It’s World Friendship Day on 30 July and this year Theresa McNally, Creative Practice Manager at national dementia care specialist Vida Healthcare, shares her tips on how to communicate with someone living with dementia and build connections.
- Communicate effectively: Communicating with someone living with dementia can be challenging, especially for those living through the later stages. Explore ways for people to express themselves and connect through alternative methods of communication. This can be anything from picture and word charts and dancing, to puppets and doll therapy.
- Encourage communication: It’s not only important to communicate effectively, but to encourage people living with dementia to communicate as much as possible. However this can be tricky so make sure you give them enough time to respond and encourage them to join in conversations.
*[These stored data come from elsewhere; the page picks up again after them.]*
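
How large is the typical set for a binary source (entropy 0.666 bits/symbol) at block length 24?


log2|A_typical| = nH = 24 * 0.666 = 15.984, so |A_typical| ~ 2^15.984 = 6.481e+04

6.481e+04


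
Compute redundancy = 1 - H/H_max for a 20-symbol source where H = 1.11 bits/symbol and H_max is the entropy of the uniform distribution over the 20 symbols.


H_max = log2(K) = log2(20) = 4.3219 bits/symbol. Redundancy = 1 - H/H_max = 1 - 1.11/4.3219 = 1 - 0.2568 = 0.7432

0.7432


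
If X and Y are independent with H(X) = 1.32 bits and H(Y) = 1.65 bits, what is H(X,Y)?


For independent variables, H(X,Y) = H(X) + H(Y) = 1.32 + 1.65 = 2.97

2.97 bits


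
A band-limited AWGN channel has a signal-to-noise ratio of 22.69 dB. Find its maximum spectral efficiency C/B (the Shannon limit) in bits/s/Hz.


SNR_linear = 10^(22.69/10) = 185.7804; C/B = log2(1 + SNR_linear) = log2(1 + 185.7804) = 7.5452

7.5452 bits/s/Hz


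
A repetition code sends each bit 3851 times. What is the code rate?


Rate = k/n = 1/3851

1/3851


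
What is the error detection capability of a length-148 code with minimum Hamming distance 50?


Detection capability = d_min - 1 = 50 - 1 = 49

49 errors


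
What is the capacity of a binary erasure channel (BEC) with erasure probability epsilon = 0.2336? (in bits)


C = 1 - epsilon = 1 - 0.2336 = 0.7664

0.7664 bits


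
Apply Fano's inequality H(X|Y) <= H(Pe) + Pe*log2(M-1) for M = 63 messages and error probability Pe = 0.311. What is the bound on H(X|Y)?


H(Pe) = -Pe*log2(Pe) - (1-Pe)*log2(1-Pe) = -0.311*log2(0.311) - 0.689*log2(0.689) = 0.524039 + 0.370285 = 0.8943. Pe*log2(M-1) = 0.311*log2(62) = 1.851755. Bound = H(Pe) + Pe*log2(M-1) = 0.524039 + 0.370285 + 1.851755 = 2.7461

2.7461 bits


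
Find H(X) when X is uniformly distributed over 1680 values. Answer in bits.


H = log2(n) = log2(1680) = 10.7142

10.7142 bits


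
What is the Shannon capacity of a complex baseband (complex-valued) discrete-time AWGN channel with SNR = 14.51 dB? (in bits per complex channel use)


SNR_linear = 10^(14.51/10) = 28.2488; C = log2(1 + SNR_linear) = log2(1 + 28.2488) = 4.8703

4.8703 bits/channel use


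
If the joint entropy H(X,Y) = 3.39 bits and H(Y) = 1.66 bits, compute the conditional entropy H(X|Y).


H(X|Y) = H(X,Y) - H(Y) = 3.39 - 1.66 = 1.73

1.73 bits


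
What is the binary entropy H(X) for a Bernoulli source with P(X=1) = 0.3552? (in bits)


H = -p*log2(p) - (1-p)*log2(1-p). -0.3552*log2(0.3552) = 0.530419; -0.6448*log2(0.6448) = 0.408208. H = 0.530419 + 0.408208 = 0.9386

0.9386 bits


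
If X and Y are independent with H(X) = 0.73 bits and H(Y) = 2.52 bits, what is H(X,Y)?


For independent variables, H(X,Y) = H(X) + H(Y) = 0.73 + 2.52 = 3.25

3.25 bits


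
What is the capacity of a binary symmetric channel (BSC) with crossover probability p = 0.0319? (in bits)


H(p) = -p*log2(p) - (1-p)*log2(1-p) = -0.0319*log2(0.0319) - 0.9681*log2(0.9681) = 0.158553 + 0.045280 = 0.2038. C = 1 - H(p) = 1 - 0.2038 = 0.7962

0.7962 bits


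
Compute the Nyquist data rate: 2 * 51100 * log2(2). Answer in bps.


Rate = 2 * B * log2(M) = 2 * 51100 * 1.0 = 102200.0

102200.0 bps


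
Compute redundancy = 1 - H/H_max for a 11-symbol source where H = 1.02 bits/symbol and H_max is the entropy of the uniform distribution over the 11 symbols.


H_max = log2(K) = log2(11) = 3.4594 bits/symbol. Redundancy = 1 - H/H_max = 1 - 1.02/3.4594 = 1 - 0.2948 = 0.7052

0.7052


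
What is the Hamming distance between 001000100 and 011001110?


Count differing positions: . ^ . . . ^ . ^ . = 3 differences

3


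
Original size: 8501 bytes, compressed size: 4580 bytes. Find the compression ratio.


Ratio = original / compressed = 8501 / 4580 = 1.8561

1.8561


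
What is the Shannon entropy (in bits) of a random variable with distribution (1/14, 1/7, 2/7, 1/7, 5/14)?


H = -sum(p_i * log2(p_i)). Terms: -(1/14)*log2(1/14) = 0.271954; -(1/7)*log2(1/7) = 0.401051; -(2/7)*log2(2/7) = 0.516387; -(1/7)*log2(1/7) = 0.401051; -(5/14)*log2(5/14) = 0.530510. H = 0.271954 + 0.401051 + 0.516387 + 0.401051 + 0.530510 = 2.121

2.121 bits


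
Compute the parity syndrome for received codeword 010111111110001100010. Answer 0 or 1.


Syndrome = XOR of all bits = 0 XOR 1 XOR 0 XOR 1 XOR 1 XOR 1 XOR 1 XOR 1 XOR 1 XOR 1 XOR 1 XOR 0 XOR 0 XOR 0 XOR 1 XOR 1 XOR 0 XOR 0 XOR 0 XOR 1 XOR 0 = 0

0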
It’s also a good idea to let them speak for themselves and be positive.
- Have fun: There are numerous studies which have found that laughter is good for us, from relieving stress to helping us live longer and this is no different for people living with dementia. Whether it’s talking about a funny event, taking part in fun activities together, or laughing about misunderstandings, humour can help to relieve tension and build friendships.
- Learn more about dementia: If you don’t know much about dementia it can be tricky to maintain or build relationships with a friend or loved one who’s been diagnosed. Learn more about the illness and the different ways it can affect people. Understand that although your loved one might be different, it’s important to embrace and accept this.
- It’s not about ‘fixing’: Overcome the mindset of fixing someone living with dementia. Instead we should understand their needs and respect them, and adapt our behaviour to work for them. Remember the symptoms of dementia which people may consider as needing to be fixed, are often just a reaction to the environment they’re in.
Dementia is a progressive illness that, over time, affects a person’s ability to remember and understand basic everyday facts. It can also gradually affect how people communicate and their ability to present rational ideas and reason clearly.
Friendship and connection is crucial for people living with dementia, so this World Friendship Day why not reach out to a loved one, or consider new ways of connecting with the people you care for?